In the previous installments, we mainly talked about the role of 5-ALA in adding coloring, incremental yield increase and stress growth promotion. In this issue, we will introduce the research and experiment of 5-ALA on postharvest storage of fruit.
1. Materials and methods
The test tomato (Lycopersicon esculentum) variety was sown and raised on August 25,2006, and "Jinpeng exceeded the crown" on October 15,2006. The preharvest experiment was conducted in the Hu family in Yangling Demonstration Area of Shaanxi Province, and the treatment was started after 1 week of planting, and the spray was applied once every other week in the greenhouse of the bottom village. In the experiment, a single factor random block was set up until the time of fruit harvesting, during which a total of 10 times were sprayed. Each treatment planting plan, in the vegetable greenhouse, first delimit the test plot, each plot treatment training management measures are consistent, topdressing with the conventional.
60 plants with an area of about 25 m'. The postharvest experiment was repeated in the College of Horticulture, Northwest A&F University every 3 times after the postharvest treatment, with a total of 6 plots. In the tomato plant growth lab. The fruits were harvested on March 1, 2007, with the color rate of about a long time, when the exogenous ALA provided by COSMO Company of Japan was 80%, and leaf spraying treatment was carried out with uniform color, uniform size and maturity, with spray tap water as the control (CK). The same fruits were harvested in each plot, and the fruits were one replicate. Each time when the light is weak in the evening, the repeated fruit with the back of the leaf wet was about 15 kg. Immediately after harvesting, it was transported back to the experimental level. The amount of ALA sprayed was 0.06 g/m', and 50L of water was added to dilute the chamber and stored in a cold storage at 0~1℃. The spray was applied every 3 days during the whole storage period, and the control spray amount was the same as that of ALA treatment. The tomato was randomly sampled once for the determination of related physiological indexes during cold storage.
2. Results and analysis
As can be seen from the figure, 5-ALA treatment can effectively inhibit the respiration rate of tomato fruits during low temperature refrigeration (the effect is nearly 30%), thus inhibiting the aging of fruits and playing a role in preservation.

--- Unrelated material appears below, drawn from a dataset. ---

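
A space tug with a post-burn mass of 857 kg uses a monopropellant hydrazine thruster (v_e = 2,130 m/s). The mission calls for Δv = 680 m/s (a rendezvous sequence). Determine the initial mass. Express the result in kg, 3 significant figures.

initial mass ≈ 1180 kg

From the ideal rocket equation, m₀/m_f = exp(Δv / v_e) = exp(680 / 2130.0) = exp(0.3192) = 1.3761.
m₀ = m_f × 1.3761 = 857 × 1.3761 = 1,179.32 kg.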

The content of malondialdehyde (MDA) is one of the products of membrane lipid peroxidation, which can affect the structure of cell membrane, and excessive accumulation will cause certain damage to cells.

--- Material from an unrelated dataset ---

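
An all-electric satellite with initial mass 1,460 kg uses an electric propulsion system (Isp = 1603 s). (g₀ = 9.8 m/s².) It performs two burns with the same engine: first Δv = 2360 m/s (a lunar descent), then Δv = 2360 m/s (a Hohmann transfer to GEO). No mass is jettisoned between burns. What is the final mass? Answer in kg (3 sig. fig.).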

As can be seen from the figure, the MDA content of tomato fruit treated with 5-ALA is reduced by 25%, which effectively prevents the damage to cells. In addition, the membrane permeability of tomato fruit also decreases and remains stable, thus enhancing the antioxidant capacity of the fruit.
As can be seen from the figure, the fruit hardness of tomatoes treated with 5-ALA decreased slowly, and the hardness was 7.46% higher than that of untreated fruits. At the same time, the loss of vitamin C content was also reduced, and the degree of change was similar to the hardness, and the vitamin C content of tomato fruits treated with 5-ALA was 16.7% higher than that of untreated fruits.
It can be seen from the figure that the solid content of tomato fruit treated with 5-ALA is always higher than that without treatment, with a growth rate of 5.02% and a maximum value of 5.37%. In addition, with the extension of storage time, the titrable acid content in tomato fruits gradually decreased, but the difference was not obvious after the comparison of the two before and after treatment.
During the ripening process, the content of acid and sugar will change due to respiration and the transformation of substances. When the ratio of sugar to acid is appropriate, the edible quality is the best. As can be seen from the above analysis, the ratio of solid acid in tomato fruits treated with 5-ALA was significantly higher than that in untreated fruits, and the ratio was most obvious at day 15, reaching 29.7%, which was 16.02% higher than that in control group.
In this period, the effects of 5-ALA (5-ALA) sprayed on the leaf surface before harvest on several physiological indexes of tomato fruits during the post-harvest cold storage were studied. The results show that:
Pretreatment with 5-ALA did not affect the respiration rate of tomato fruits during postharvest storage, but decreased the respiration value.
5-ALA treatment can reduce the content of malondialdehyde (MDA) and relative membrane permeability, and delay the decline time of fruit hardness and vitamin C content in the late refrigerated period.
During the whole refrigeration process, the 5-ALA treated fruit family maintained high soluble solid content, its acidity decreased, and the solid acid ratio of fruit increased.